It also left many frustrated and angry that the government hasn’t done more to mitigate the risk.
“Nothing happens quickly, period,” said homeowner Susie Bradshaw, who has lived in the Sleepy Hollow neighborhood in Friendswood for the past 43 years.
She’s seen flooding destroy a number of homes over the years in her neighborhood, but what she hasn’t seen is a major flood control project get off the ground.
“It’s very very scary, because we know what can happen,” Bradshaw said.
Texas Congressman Pete Olson is frustrated too. He said the Clear Creak flood risk mitigation project was first authorized back in 1968, but federal bureaucracy had delayed it for more than half a century.
“The Clear Creek project has been a headache of mine,” Olson said.
“It’s been a headache to most people who lived there for 52 years, that’s coming to a close.”
After Hurricane Harvey, Olson helped secure $295 million in federal funding in a 2018 disaster supplemental funding bill.

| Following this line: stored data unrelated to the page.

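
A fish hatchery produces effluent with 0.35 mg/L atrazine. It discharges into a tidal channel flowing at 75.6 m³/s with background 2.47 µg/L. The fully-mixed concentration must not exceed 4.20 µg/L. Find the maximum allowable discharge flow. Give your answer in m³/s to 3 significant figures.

2.47 µg/L = 0.00247 mg/L.
4.20 µg/L = 0.0042 mg/L.
Mass balance at complete mixing: C_std·(Q_w + Q_r) = Q_w·C_e + Q_r·C_b.
Rearranging, Q_w = Q_r·(C_std − C_b)/(C_e − C_std) = 75.6·(0.0042 − 0.00247) / (0.35 − 0.0042) = 0.3782 m³/s.

0.378 m³/s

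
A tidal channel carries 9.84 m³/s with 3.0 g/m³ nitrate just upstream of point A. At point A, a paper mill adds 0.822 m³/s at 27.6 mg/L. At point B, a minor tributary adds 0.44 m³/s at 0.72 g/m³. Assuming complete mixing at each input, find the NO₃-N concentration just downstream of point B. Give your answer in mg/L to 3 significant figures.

4.73 mg/L

After input A: C = (9.84·3 + 0.822·27.6) / 10.66 = 4.897 mg/L.
After input B: C = (10.66·4.897 + 0.44·0.72) / 11.1 = 4.731 mg/L.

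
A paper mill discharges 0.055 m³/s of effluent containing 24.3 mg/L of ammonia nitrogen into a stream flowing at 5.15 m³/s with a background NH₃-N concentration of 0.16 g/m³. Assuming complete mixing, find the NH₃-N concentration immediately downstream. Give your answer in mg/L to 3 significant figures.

0.415 mg/L

By mass balance at complete mixing, C = (0.055·24.3 + 5.15·0.16) / (0.055 + 5.15) = 2.16/5.205 = 0.4151 mg/L.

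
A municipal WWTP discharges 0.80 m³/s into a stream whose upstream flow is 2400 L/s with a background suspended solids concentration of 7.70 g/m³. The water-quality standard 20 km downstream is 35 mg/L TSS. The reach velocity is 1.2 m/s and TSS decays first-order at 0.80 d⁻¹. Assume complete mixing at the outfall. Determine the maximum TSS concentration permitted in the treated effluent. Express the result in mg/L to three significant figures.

2400 L/s = 2.4 m³/s.
Travel time to the compliance point: t = 2e+04/1.2 = 1.667e+04 s = 0.1929 d; decay factor exp(−0.80·0.1929) = 0.857.
So the concentration just after mixing may be at most 35/0.857 = 40.84 mg/L.
Mass balance: 40.84·3.2 = 0.8·Cₑ + 2.4·7.7.
Cₑ = (130.7 − 18.48) / 0.8 = 140.3 mg/L.

140 mg/L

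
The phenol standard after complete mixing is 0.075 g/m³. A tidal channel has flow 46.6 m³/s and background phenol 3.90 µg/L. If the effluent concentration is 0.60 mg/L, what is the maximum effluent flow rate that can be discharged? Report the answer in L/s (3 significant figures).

6310 L/s

3.90 µg/L = 0.0039 mg/L.
Mass balance at complete mixing: C_std·(Q_w + Q_r) = Q_w·C_e + Q_r·C_b.
Rearranging, Q_w = Q_r·(C_std − C_b)/(C_e − C_std) = 46.6·(0.075 − 0.0039) / (0.6 − 0.075) = 6.311 m³/s.
= 6311 L/s.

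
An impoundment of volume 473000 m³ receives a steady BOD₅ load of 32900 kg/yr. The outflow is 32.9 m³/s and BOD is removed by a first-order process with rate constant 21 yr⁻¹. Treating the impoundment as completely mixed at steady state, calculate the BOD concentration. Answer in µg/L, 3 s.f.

Outflow Q = 32.9 m³/s × 3.156e+07 s/yr = 1.038e+09 m³/yr.
Steady-state CSTR mass balance: W = Q·C + k·V·C, so C = W/(Q + kV).
Q + kV = 1.038e+09 + 21·473000 = 1.048e+09 m³/yr.
C = 32900/1.048e+09 = 3.139e-05 kg/m³ = 0.03139 mg/L = 31.39 µg/L.

31.4 µg/L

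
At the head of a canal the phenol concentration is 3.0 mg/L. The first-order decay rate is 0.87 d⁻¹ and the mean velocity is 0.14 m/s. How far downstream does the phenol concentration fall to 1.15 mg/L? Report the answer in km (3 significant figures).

13.3 km

From C = C₀·e^(−kt), t = ln(C₀/C)/k = ln(3.0/1.15)/0.87 = 0.9589/0.87 = 1.102 d.
Distance = v·t = 0.14 m/s × 9.522e+04 s = 1.333e+04 m = 13.33 km.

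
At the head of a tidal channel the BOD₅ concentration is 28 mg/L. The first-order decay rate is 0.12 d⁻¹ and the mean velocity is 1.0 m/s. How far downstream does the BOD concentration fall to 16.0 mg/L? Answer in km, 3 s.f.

403 km

From C = C₀·e^(−kt), t = ln(C₀/C)/k = ln(28/16.0)/0.12 = 0.5596/0.12 = 4.663 d.
Distance = v·t = 1.0 m/s × 4.029e+05 s = 4.029e+05 m = 402.9 km.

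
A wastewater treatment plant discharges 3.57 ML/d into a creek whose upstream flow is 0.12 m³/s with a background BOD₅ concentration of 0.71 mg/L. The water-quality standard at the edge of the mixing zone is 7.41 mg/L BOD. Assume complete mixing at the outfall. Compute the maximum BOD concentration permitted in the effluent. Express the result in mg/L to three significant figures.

26.9 mg/L

3.57 ML/d = 0.04132 m³/s.
Mass balance: 7.41·0.1613 = 0.04132·Cₑ + 0.12·0.71.
Cₑ = (1.195 − 0.0852) / 0.04132 = 26.87 mg/L.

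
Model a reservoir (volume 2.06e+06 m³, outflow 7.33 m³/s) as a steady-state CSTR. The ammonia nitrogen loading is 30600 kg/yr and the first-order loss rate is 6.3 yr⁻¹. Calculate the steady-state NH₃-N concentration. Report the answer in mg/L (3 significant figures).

Outflow Q = 7.33 m³/s × 3.156e+07 s/yr = 2.313e+08 m³/yr.
Steady-state CSTR mass balance: W = Q·C + k·V·C, so C = W/(Q + kV).
Q + kV = 2.313e+08 + 6.3·2.06e+06 = 2.443e+08 m³/yr.
C = 30600/2.443e+08 = 0.0001253 kg/m³ = 0.1253 mg/L.

0.125 mg/L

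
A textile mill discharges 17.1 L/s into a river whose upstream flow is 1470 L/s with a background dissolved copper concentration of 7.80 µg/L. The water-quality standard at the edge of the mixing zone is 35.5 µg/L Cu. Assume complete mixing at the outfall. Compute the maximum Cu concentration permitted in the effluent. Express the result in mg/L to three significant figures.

17.1 L/s = 0.0171 m³/s.
1470 L/s = 1.47 m³/s.
7.80 µg/L = 0.0078 mg/L.
35.5 µg/L = 0.0355 mg/L.
Mass balance: 0.0355·1.487 = 0.0171·Cₑ + 1.47·0.0078.
Cₑ = (0.05279 − 0.01147) / 0.0171 = 2.417 mg/L.

2.42 mg/L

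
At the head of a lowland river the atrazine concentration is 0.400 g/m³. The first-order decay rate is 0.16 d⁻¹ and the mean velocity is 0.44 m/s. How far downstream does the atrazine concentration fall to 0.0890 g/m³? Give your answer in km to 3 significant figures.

357 km

From C = C₀·e^(−kt), t = ln(C₀/C)/k = ln(0.400/0.0890)/0.16 = 1.503/0.16 = 9.393 d.
Distance = v·t = 0.44 m/s × 8.115e+05 s = 3.571e+05 m = 357.1 km.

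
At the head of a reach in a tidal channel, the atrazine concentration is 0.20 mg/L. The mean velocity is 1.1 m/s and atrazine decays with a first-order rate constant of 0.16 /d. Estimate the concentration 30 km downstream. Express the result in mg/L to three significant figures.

Travel time t = 30 km / 1.1 m/s = 3e+04/1.1 = 2.727e+04 s = 0.3157 d.
First-order decay: C = 0.20·exp(−0.16·0.3157) = 0.20·0.9507 = 0.1901 mg/L.

0.190 mg/L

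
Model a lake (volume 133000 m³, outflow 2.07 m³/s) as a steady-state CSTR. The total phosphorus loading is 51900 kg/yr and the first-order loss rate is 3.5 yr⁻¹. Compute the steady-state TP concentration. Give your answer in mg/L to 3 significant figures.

Outflow Q = 2.07 m³/s × 3.156e+07 s/yr = 6.532e+07 m³/yr.
Steady-state CSTR mass balance: W = Q·C + k·V·C, so C = W/(Q + kV).
Q + kV = 6.532e+07 + 3.5·133000 = 6.579e+07 m³/yr.
C = 51900/6.579e+07 = 0.0007889 kg/m³ = 0.7889 mg/L.

0.789 mg/L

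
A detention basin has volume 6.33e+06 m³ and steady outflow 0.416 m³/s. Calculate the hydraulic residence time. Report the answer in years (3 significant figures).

Q = 0.416 m³/s × 3.156e+07 s/yr = 1.313e+07 m³/yr.
Hydraulic residence time τ = V/Q = 6.33e+06/1.313e+07 = 0.4822 yr.

0.482 yr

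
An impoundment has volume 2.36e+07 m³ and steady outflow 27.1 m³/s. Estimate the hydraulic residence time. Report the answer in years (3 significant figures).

Q = 27.1 m³/s × 3.156e+07 s/yr = 8.552e+08 m³/yr.
Hydraulic residence time τ = V/Q = 2.36e+07/8.552e+08 = 0.0276 yr.

0.0276 yr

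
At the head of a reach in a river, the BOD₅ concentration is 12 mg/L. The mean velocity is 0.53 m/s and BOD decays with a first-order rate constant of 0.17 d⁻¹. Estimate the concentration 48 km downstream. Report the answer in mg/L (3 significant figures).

10.0 mg/L

Travel time t = 48 km / 0.53 m/s = 4.8e+04/0.53 = 9.057e+04 s = 1.048 d.
First-order decay: C = 12·exp(−0.17·1.048) = 12·0.8368 = 10.04 mg/L.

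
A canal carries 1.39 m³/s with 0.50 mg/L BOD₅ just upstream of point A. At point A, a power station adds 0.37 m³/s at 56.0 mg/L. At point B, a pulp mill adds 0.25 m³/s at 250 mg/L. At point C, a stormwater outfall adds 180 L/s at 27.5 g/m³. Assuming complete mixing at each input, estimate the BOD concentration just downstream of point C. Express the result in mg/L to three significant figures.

40.6 mg/L

After input A: C = (1.39·0.5 + 0.37·56) / 1.76 = 12.17 mg/L.
After input B: C = (1.76·12.17 + 0.25·250) / 2.01 = 41.75 mg/L.
180 L/s = 0.18 m³/s.
After input C: C = (2.01·41.75 + 0.18·27.5) / 2.19 = 40.58 mg/L.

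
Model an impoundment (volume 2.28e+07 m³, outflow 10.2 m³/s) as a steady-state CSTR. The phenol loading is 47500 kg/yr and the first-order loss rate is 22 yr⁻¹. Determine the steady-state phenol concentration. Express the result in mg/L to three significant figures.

Outflow Q = 10.2 m³/s × 3.156e+07 s/yr = 3.219e+08 m³/yr.
Steady-state CSTR mass balance: W = Q·C + k·V·C, so C = W/(Q + kV).
Q + kV = 3.219e+08 + 22·2.28e+07 = 8.235e+08 m³/yr.
C = 47500/8.235e+08 = 5.768e-05 kg/m³ = 0.05768 mg/L.

0.0577 mg/L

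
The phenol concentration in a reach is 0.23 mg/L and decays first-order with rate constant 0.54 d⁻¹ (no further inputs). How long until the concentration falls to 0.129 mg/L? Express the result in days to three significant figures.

1.07 d

t = ln(C₀/C)/k = ln(0.23/0.129)/0.54 = 0.5783/0.54 = 1.071 d.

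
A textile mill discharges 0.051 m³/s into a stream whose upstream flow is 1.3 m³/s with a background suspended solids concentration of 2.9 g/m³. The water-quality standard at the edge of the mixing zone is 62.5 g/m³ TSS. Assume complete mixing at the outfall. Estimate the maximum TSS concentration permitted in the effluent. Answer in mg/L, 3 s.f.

Mass balance: 62.5·1.351 = 0.051·Cₑ + 1.3·2.9.
Cₑ = (84.44 − 3.77) / 0.051 = 1582 mg/L.

1580 mg/L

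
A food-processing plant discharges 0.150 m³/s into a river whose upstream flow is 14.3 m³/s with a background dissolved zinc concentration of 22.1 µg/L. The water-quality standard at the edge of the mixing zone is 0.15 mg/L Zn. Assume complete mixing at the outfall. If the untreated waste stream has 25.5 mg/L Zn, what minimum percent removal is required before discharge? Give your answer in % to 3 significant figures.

51.6 %

22.1 µg/L = 0.0221 mg/L.
Mass balance: 0.15·14.45 = 0.15·Cₑ + 14.3·0.0221.
Cₑ = (2.167 − 0.316) / 0.15 = 12.34 mg/L.
Required removal = 1 − 12.34/25.5 = 51.6 %.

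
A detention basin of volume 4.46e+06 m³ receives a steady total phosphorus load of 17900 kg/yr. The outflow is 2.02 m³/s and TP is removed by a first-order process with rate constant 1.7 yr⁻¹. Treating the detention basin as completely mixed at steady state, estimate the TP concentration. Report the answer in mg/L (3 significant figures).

Outflow Q = 2.02 m³/s × 3.156e+07 s/yr = 6.375e+07 m³/yr.
Steady-state CSTR mass balance: W = Q·C + k·V·C, so C = W/(Q + kV).
Q + kV = 6.375e+07 + 1.7·4.46e+06 = 7.133e+07 m³/yr.
C = 17900/7.133e+07 = 0.000251 kg/m³ = 0.251 mg/L.

0.251 mg/L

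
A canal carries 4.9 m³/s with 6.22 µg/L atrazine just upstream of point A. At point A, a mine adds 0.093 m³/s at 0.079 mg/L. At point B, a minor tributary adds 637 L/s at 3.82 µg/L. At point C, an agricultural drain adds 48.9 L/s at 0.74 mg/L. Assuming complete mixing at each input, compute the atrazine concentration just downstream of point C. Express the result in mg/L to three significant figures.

0.0135 mg/L

6.22 µg/L = 0.00622 mg/L.
After input A: C = (4.9·0.00622 + 0.093·0.079) / 4.993 = 0.007576 mg/L.
637 L/s = 0.637 m³/s.
3.82 µg/L = 0.00382 mg/L.
After input B: C = (4.993·0.007576 + 0.637·0.00382) / 5.63 = 0.007151 mg/L.
48.9 L/s = 0.0489 m³/s.
After input C: C = (5.63·0.007151 + 0.0489·0.74) / 5.679 = 0.01346 mg/L.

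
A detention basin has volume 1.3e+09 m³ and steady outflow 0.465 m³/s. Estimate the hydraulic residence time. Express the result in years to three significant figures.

Q = 0.465 m³/s × 3.156e+07 s/yr = 1.467e+07 m³/yr.
Hydraulic residence time τ = V/Q = 1.3e+09/1.467e+07 = 88.59 yr.

88.6 yr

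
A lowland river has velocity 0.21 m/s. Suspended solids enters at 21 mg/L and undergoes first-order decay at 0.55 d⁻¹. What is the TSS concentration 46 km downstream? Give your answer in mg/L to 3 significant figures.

Travel time t = 46 km / 0.21 m/s = 4.6e+04/0.21 = 2.19e+05 s = 2.535 d.
First-order decay: C = 21·exp(−0.55·2.535) = 21·0.248 = 5.208 mg/L.

5.21 mg/L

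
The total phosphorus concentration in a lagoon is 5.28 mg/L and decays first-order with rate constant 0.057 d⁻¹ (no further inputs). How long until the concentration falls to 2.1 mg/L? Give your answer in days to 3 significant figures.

16.2 d

t = ln(C₀/C)/k = ln(5.28/2.1)/0.057 = 0.922/0.057 = 16.18 d.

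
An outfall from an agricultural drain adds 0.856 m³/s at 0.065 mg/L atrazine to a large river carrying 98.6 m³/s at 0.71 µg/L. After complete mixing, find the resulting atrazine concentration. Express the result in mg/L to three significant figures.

0.00126 mg/L

0.71 µg/L = 0.00071 mg/L.
By mass balance at complete mixing, C = (0.856·0.065 + 98.6·0.00071) / (0.856 + 98.6) = 0.1256/99.46 = 0.001263 mg/L.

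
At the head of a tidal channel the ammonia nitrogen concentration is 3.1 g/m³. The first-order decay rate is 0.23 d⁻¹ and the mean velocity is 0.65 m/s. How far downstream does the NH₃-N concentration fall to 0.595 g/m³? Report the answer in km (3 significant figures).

From C = C₀·e^(−kt), t = ln(C₀/C)/k = ln(3.1/0.595)/0.23 = 1.651/0.23 = 7.177 d.
Distance = v·t = 0.65 m/s × 6.2e+05 s = 4.03e+05 m = 403 km.

403 km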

The money will be used to widen Clear Creek and nearby tributaries as well as rebuild or modify bridges to increase stormwater flow.
To supplement the federal project, Harris County is creating three stormwater detention basins along the watershed using local 2018 bond program funding.
The basins won’t be completed until the end of 2022.
Construction on part of the federal project, along Mud Gully, is set to begin early next year, according to the Harris County Flood Control District. But a larger portion of the project, which includes the main stem of Clear Creek, Mary’s Creek and Turkey’s Creek, has yet to be designed. That won’t happen until late next year.
The entire project is set to be done in 2027.
“We feel the pain of the homeowners,” said Scott Elmer, assistant director of operations for the Harris County Flood Control District.
“Because every day that a project is not on the ground, that is a day that or residents and our customers are at risk,” he said.
In the meantime, Susie Bradshaw and other homeowners along Clear Creek hold their breath every time heavy rains are in the forecast.
And they continue to wait.
“That’s your government at work, creeping and crawling on its hands and knees,” Bradshaw said.